In August 1724, John Tawney, of Ampney Crucis, Gloucestershire, was executed in Over1 near Gloucester after being found guilty at the County Assizes of the charge of highway robbery on the London to Worcester coaching route above Broadway.
Born in Ampney Crucis to parents who were described as being “honest parents” who gave him “sufficient competency to begin the world with”, Tawney reportedly kept “wicked company”. Aged 30 at the time of his conviction, Tawney was married with four children.
At his trial in August 1724, Tawney admitted that he had in the previous two years been involved in several highway robberies including robbing 20 people going to Cirencester Fair. On the night he attacked the London Worcester Stage Coach, Tawney was accompanied by an accomplice called Stutley. Tawney admitted that they broke in to stables owned by Mr Lillington at Wotton-under-Edge to steal horses which they used to ride to the hill above Broadway where they attacked and robbed the occupants of the coach. Captain Bissel, who was on the coach, prevented Tawney and Stutley from making off with their bounty and they fled the scene.
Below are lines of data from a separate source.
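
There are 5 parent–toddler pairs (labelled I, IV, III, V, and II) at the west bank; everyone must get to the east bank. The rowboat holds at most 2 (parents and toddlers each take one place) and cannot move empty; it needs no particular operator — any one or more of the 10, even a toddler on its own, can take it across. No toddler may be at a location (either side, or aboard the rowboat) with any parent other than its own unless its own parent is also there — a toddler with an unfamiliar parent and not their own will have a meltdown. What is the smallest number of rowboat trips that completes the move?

Following every safe sequence of crossings from the start, the most of the 10 that can be at the east bank as the rowboat arrives there on crossings 1, 3, 5, 7 is 2, 3, 4, 5 respectively; the best ever achieved is 5 of 10.
From crossing 9 on, no configuration arises that was not already reachable earlier: only 82 distinct safe configurations (who is on which side, and where the rowboat is) can ever be reached, none of them has everyone across, and every continuation just revisits them. So no valid plan exists.

impossible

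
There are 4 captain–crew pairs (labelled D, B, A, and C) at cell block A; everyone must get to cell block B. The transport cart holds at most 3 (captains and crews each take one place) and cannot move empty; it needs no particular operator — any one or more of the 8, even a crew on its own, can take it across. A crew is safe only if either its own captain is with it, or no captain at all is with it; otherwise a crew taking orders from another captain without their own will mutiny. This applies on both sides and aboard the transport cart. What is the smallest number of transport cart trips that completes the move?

Counting alone: each trip to cell block B takes at most 3 across and each return brings at least 1 back, so after t trips out (and t−1 returns) at most 3t − (t−1) of the 8 are across; that first reaches 8 at t = 4, so at least 7 crossings are needed.
The safety rule pushes this higher. Following every safe sequence of crossings, the most of the 8 that can be at cell block B as the transport cart arrives there on crossing 7 is 7 — never all 8.
So no plan with fewer than 9 crossings exists, and this one achieves 9:
1. captain D and crew D cross → cell block B.
2. captain D crosses ← cell block A.
3. captain B, captain D, and crew B cross → cell block B.
4. captain D and crew D cross ← cell block A.
5. captain A, captain C, and captain D cross → cell block B.
6. crew B crosses ← cell block A.
7. crew B and crew D cross → cell block B.
8. crew D crosses ← cell block A.
9. crew A, crew C, and crew D cross → cell block B.

9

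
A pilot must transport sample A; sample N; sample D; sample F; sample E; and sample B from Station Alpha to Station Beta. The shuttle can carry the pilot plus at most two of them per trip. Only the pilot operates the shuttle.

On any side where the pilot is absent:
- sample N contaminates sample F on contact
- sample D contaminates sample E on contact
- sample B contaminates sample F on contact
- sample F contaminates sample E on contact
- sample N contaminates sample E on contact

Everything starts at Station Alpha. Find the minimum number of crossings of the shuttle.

9

Counting alone: the pilot can take at most 2 across per trip to Station Beta, so moving all 6 needs at least 3 loaded trips out, with a return between consecutive ones — at least 5 crossings.
The safety rule pushes this higher. Following every safe sequence of crossings, the most of the 6 that can be at Station Beta as the shuttle arrives there on crossings 5, 7 is 4, 5 respectively — never all 6.
So no plan with fewer than 9 crossings exists, and this one achieves 9:
1. Pilot goes to Station Beta with sample E and sample F.  [Station Alpha: sample A, sample B, sample D, sample N | Station Beta: sample E, sample F]
2. Pilot goes back to Station Alpha with sample F.  [Station Alpha: sample A, sample B, sample D, sample F, sample N | Station Beta: sample E]
3. Pilot goes to Station Beta with sample A and sample F.  [Station Alpha: sample B, sample D, sample N | Station Beta: sample A, sample E, sample F]
4. Pilot goes back to Station Alpha with sample F.  [Station Alpha: sample B, sample D, sample F, sample N | Station Beta: sample A, sample E]
5. Pilot goes to Station Beta with sample B and sample N.  [Station Alpha: sample D, sample F | Station Beta: sample A, sample B, sample E, sample N]
6. Pilot goes back to Station Alpha with sample N.  [Station Alpha: sample D, sample F, sample N | Station Beta: sample A, sample B, sample E]
7. Pilot goes to Station Beta with sample D and sample N.  [Station Alpha: sample F | Station Beta: sample A, sample B, sample D, sample E, sample N]
8. Pilot goes back to Station Alpha with sample E.  [Station Alpha: sample E, sample F | Station Beta: sample A, sample B, sample D, sample N]
9. Pilot goes to Station Beta with sample E and sample F.  [Station Alpha: — | Station Beta: sample A, sample B, sample D, sample E, sample F, sample N]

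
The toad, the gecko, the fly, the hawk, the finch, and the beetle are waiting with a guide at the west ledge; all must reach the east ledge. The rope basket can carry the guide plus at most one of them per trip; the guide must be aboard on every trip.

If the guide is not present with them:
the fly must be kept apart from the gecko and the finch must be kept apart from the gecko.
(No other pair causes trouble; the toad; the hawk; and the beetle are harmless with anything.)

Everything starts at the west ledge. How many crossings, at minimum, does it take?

13

Counting alone: the guide can take at most 1 across per trip to the east ledge, so moving all 6 needs at least 6 loaded trips out, with a return between consecutive ones — at least 11 crossings.
The safety rule pushes this higher. Following every safe sequence of crossings, the most of the 6 that can be at the east ledge as the rope basket arrives there on crossing 11 is 5 — never all 6.
So no plan with fewer than 13 crossings exists, and this one achieves 13:
1. Guide goes to the east ledge with the gecko.
2. Guide goes back to the west ledge alone.
3. Guide goes to the east ledge with the toad.
4. Guide goes back to the west ledge alone.
5. Guide goes to the east ledge with the fly.
6. Guide goes back to the west ledge with the gecko.
7. Guide goes to the east ledge with the finch.
8. Guide goes back to the west ledge alone.
9. Guide goes to the east ledge with the hawk.
10. Guide goes back to the west ledge alone.
11. Guide goes to the east ledge with the beetle.
12. Guide goes back to the west ledge alone.
13. Guide goes to the east ledge with the gecko.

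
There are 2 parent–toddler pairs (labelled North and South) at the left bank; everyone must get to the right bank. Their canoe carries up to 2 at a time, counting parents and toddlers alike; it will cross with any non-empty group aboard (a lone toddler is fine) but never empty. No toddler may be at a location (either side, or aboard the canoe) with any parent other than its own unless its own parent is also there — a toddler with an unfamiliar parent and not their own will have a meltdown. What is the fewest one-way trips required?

5

Counting alone: each trip to the right bank takes at most 2 across and each return brings at least 1 back, so after t trips out (and t−1 returns) at most 2t − (t−1) of the 4 are across; that first reaches 4 at t = 3, so at least 5 crossings are needed.
The plan below uses exactly 5 crossings, so it is optimal:
1. parent North and toddler North cross → the right bank.
2. parent North crosses ← the left bank.
3. parent North and parent South cross → the right bank.
4. parent South crosses ← the left bank.
5. parent South and toddler South cross → the right bank.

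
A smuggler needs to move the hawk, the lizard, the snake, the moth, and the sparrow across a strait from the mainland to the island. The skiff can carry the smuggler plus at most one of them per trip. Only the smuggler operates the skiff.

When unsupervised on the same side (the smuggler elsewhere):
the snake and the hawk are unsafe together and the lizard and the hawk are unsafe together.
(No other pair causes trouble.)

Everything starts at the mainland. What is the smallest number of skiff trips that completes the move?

Counting alone: the smuggler can take at most 1 across per trip to the island, so moving all 5 needs at least 5 loaded trips out, with a return between consecutive ones — at least 9 crossings.
The safety rule pushes this higher. Following every safe sequence of crossings, the most of the 5 that can be at the island as the skiff arrives there on crossing 9 is 4 — never all 5.
So no plan with fewer than 11 crossings exists, and this one achieves 11:
1. Smuggler goes to the island with the hawk.
2. Smuggler goes back to the mainland alone.
3. Smuggler goes to the island with the lizard.
4. Smuggler goes back to the mainland with the hawk.
5. Smuggler goes to the island with the snake.
6. Smuggler goes back to the mainland alone.
7. Smuggler goes to the island with the moth.
8. Smuggler goes back to the mainland alone.
9. Smuggler goes to the island with the sparrow.
10. Smuggler goes back to the mainland alone.
11. Smuggler goes to the island with the hawk.

11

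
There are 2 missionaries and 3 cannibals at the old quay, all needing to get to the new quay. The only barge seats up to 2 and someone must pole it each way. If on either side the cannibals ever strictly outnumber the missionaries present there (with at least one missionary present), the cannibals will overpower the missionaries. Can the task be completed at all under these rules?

The cannibals already outnumber the missionaries at the old quay before anyone moves, so the starting position itself is disallowed.

No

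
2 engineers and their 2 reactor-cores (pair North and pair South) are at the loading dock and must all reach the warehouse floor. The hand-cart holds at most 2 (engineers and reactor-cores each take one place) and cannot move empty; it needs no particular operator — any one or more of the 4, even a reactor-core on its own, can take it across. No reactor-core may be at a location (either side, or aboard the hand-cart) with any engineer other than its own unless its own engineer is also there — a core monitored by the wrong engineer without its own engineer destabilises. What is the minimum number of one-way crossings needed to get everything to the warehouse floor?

Counting alone: each trip to the warehouse floor takes at most 2 across and each return brings at least 1 back, so after t trips out (and t−1 returns) at most 2t − (t−1) of the 4 are across; that first reaches 4 at t = 3, so at least 5 crossings are needed.
The plan below uses exactly 5 crossings, so it is optimal:
1. engineer North and reactor-core North cross → the warehouse floor.
2. engineer North crosses ← the loading dock.
3. engineer North and engineer South cross → the warehouse floor.
4. engineer South crosses ← the loading dock.
5. engineer South and reactor-core South cross → the warehouse floor.

5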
Tawney was tracked down and was held at Gloucester Castle, which at the time served as the county gaol. Before Tawney was hanged at Over he was reported in the papers as “being very sullen”. Before going to the gallows, Tawney allowed a Minister to pray with him and he was pressed by the Minister to reveal the whereabouts of his accomplice Stutley and another man he had mentioned during his trial but he refused to reveal their whereabouts.
Broadway History Society
- Prior to 1792, executions at Gloucester took place in the village of Over 2 miles from the city. The condemned were conveyed to the gallows in carts, sitting on their own coffins.